If it were my job to read poetry into a microphone more often, I would not be sad about that! I’m on at 24:00 and 40:00, reading excerpts from Thoreau’s journals, as he contemplates the wildness of the wood thrush, and then the music of telegraph wires.
My own contribution aside, I also think this is a great hour of radio! Details on the show are here; I really enjoyed the thoughtful responses to climate change, policy solutions, and civil disobedience, from Jedediah Purdy, author of After Nature, who weighs in on the question of, “What would Thoreau do?”, and Janet Echelman, the artist who installed the stunningly beautiful nets over Downtown Boston this past summer.
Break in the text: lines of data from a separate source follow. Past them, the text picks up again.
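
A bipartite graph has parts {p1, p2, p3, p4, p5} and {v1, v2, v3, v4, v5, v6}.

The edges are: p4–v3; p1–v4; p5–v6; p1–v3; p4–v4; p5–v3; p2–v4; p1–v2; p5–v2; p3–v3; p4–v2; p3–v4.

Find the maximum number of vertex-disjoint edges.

4

A valid assignment of size 4: p1→v2, p2→v4, p3→v3, p5→v6.
The set {p1, p2, p3, p4} has only 3 neighbours ({v2, v3, v4}), so by Hall's theorem at most 4 of the 5 left vertices can be matched.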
Favorite quotes from Jedediah Purdy:
Thoreau…says, “All of life is startlingly moral.” He’s talking about what you eat, but he’s also saying every interaction you have with the world is a model of a whole way of being in relation to the universe.
Climate change makes this very concrete, vivid, and specific, right? Every act of moving from place to place, staying warm, staying cool, getting food, is startlingly moral. It contributes to this pattern of remaking the world.
re: the question of: “Can we engineer our way out of [climate change]?”
An increase in our technological powers won’t stop the acceleration of our appetites for useless things that ultimately don’t satisfy us. And we need to ask how we want to live and what ways are worth living before we know what we want to achieve with technology and our other collective powers.
He also references this great quote from Thoreau, who’s talking about nature, but could just as well be talking about art:
“Could a greater miracle take place than for us to look through each other’s eyes for an instant?”
Thoreau is talking about nature (or capital-N “Nature,” perhaps!), but he could just as well be talking about art. I say three cheers for both.